Lets start with Paypal, essentially a clearing house. They start out at 5.25%. The more your use them, the cheaper it gets. Pretty much the same as any other clearing house pricewise, but without the commitments, or the rental/initial outlay on PDQ machines. Also means you can get around having pay for, and jump through the hoops required for, PCI compliance. Its also incredibly easy to set up and use, unlike other clearing houses. This is quite a competitive market.
Ebay, the auction house for people's otherwise unsellable tat. It is just that, an auction house. You pay fees (sometimes, only if you sell) for them to auction it off on your behalf. The fees are stated beforehand, there are no surprises. The fees seemed to be much more reasonable than when I last went to sell stuff at a traditional auction (admitted a few years ago now).
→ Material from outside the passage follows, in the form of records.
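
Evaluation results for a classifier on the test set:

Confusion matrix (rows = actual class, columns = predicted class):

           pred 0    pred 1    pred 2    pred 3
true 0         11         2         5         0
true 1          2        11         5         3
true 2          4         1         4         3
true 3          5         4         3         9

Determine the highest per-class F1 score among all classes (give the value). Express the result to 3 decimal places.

Per-class F1 score (2·TP/(2·TP+FP+FN)):
  0: TP=11, FP=2+4+5=11, FN=2+5+0=7 → 22/40 = 0.5500
  1: TP=11, FP=2+1+4=7, FN=2+5+3=10 → 22/39 = 0.5641
  2: TP=4, FP=5+5+3=13, FN=4+1+3=8 → 8/29 = 0.2759
  3: TP=9, FP=0+3+3=6, FN=5+4+3=12 → 18/36 = 0.5000
Highest is class '1' with F1 score = 0.564.

0.564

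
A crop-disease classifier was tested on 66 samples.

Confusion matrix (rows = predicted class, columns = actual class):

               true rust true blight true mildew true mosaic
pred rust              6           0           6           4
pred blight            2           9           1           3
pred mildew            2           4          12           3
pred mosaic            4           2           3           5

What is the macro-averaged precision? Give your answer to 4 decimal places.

0.4759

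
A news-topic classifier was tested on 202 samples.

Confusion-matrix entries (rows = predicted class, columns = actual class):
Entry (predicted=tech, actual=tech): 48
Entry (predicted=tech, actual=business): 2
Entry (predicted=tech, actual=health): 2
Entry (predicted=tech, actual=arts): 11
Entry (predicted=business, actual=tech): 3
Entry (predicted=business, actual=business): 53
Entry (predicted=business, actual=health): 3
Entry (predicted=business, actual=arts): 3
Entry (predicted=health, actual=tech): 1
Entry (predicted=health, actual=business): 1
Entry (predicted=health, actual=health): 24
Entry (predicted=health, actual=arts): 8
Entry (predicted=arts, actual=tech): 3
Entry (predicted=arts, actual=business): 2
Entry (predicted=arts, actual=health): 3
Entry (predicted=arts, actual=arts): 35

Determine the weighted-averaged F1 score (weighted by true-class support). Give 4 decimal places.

0.7879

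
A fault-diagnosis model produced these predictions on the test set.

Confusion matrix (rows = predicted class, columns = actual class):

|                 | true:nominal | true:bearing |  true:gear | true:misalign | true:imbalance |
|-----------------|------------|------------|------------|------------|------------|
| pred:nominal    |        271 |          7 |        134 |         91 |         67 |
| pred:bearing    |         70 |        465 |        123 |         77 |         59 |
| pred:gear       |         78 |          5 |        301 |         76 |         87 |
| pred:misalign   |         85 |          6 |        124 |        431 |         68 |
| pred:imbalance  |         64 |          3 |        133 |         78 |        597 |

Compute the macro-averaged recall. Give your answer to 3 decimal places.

0.611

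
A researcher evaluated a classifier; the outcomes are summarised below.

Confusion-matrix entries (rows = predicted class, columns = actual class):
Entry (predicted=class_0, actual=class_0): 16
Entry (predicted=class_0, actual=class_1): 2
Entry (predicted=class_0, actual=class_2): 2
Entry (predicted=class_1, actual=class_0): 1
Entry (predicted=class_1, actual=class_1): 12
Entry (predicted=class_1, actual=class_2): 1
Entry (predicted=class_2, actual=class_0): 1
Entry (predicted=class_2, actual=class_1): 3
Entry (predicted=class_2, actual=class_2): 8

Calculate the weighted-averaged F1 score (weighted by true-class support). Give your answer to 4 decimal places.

Per-class F1 score (2·TP/(2·TP+FP+FN)):
  class_0: TP=16, FP=2+2=4, FN=1+1=2 → 32/38 = 0.84211
  class_1: TP=12, FP=1+1=2, FN=2+3=5 → 24/31 = 0.77419
  class_2: TP=8, FP=1+3=4, FN=2+1=3 → 16/23 = 0.69565
Weighted-F1 score = Σ (supportᵢ/N)·F1 scoreᵢ with N=46: (18/46)·0.84211 + (17/46)·0.77419 + (11/46)·0.69565 = 0.7820

0.7820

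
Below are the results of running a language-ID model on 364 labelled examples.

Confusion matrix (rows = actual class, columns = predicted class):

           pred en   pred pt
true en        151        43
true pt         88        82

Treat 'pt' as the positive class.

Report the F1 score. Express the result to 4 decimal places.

Precision = TP/(TP+FP) = 82/125 = 0.6560
Recall = TP/(TP+FN) = 82/170 = 0.4824
F1 = 2·TP/(2·TP+FP+FN) = 164/295 = 0.5559

0.5559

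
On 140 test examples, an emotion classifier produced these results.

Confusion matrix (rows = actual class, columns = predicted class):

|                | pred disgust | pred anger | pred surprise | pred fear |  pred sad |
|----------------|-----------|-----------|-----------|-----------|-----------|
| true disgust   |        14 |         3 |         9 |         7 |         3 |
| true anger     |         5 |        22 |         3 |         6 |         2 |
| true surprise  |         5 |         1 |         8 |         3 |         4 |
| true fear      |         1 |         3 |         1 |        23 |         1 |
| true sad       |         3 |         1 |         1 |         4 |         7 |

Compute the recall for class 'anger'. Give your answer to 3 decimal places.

Take TP from the diagonal, FP from the rest of the 'anger' prediction marginal, FN from the rest of the 'anger' actual marginal.
recall = TP/(TP+FN).
anger: TP=22, FN=5+3+6+2=16 → 22/38 = 0.5789

0.579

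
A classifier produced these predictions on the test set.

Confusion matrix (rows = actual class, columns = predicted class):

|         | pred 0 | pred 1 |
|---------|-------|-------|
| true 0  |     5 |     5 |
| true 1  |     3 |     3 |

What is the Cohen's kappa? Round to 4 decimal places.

Observed agreement pₒ = trace/N = 8/16 = 0.50000
Expected agreement pₑ = Σ (rowᵢ·colᵢ)/N² = (10·8 + 6·8)/16² = 0.50000
κ = (pₒ − pₑ)/(1 − pₑ) = (0.50000 − 0.50000)/(1 − 0.50000) = 0.0000

0.0000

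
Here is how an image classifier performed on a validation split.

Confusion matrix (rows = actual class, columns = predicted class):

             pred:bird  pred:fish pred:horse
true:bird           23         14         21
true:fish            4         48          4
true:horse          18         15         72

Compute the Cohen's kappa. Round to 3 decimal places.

0.461

Observed agreement pₒ = trace/N = 143/219 = 0.6530
Expected agreement pₑ = Σ (rowᵢ·colᵢ)/N² = (58·45 + 56·77 + 105·97)/219² = 0.3567
κ = (pₒ − pₑ)/(1 − pₑ) = (0.6530 − 0.3567)/(1 − 0.3567) = 0.461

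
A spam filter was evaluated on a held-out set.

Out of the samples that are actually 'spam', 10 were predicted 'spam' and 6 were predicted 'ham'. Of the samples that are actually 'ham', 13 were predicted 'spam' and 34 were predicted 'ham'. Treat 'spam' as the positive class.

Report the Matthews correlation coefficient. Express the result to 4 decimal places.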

Some people have a mindset that because its on the internet, it should be free. Providing internet services is not cheap - the capital involved to set it up and regularly replace the servers and infrastructure is colossal, and the ongoing bills for bandwidth, power and cooling are even more eye watering. A company like Ebay or Paypal would also require top tier support contracts from all their suppliers.
For example, I'm currently building the infrastructure for an upgraded "Customer Portal" for a 3rd party. It has 10 HP C7000 chassis', each full of a full compliment (16) Proliant blades, each with 2 16 cores Opteron CPUs, and 128Gb RAM. The chassis' have all the FC and 10Gbe interconnect modules to talk out. To make this work, there are also 2 XP SANs, each with a pair of switch fabrics, and 4 Netapps Filers. Linking this altogether are Cisco switches, routers and ACEs, and a whole bunch of firewalls from a well respected company that I'm sure I'm not allowed to say. All of this stuff needs 24/7/365 top tier support, which over the life of the components, will be more than the capital cost. The life of the individual components is likely to be a maximum of 5yrs, although it may be expanded long before then. I'll leave you to calculate costs. Then factor in bandwidth, electric and cooling.
And this is just to provide the portal. Customer data is held on existing backend kit.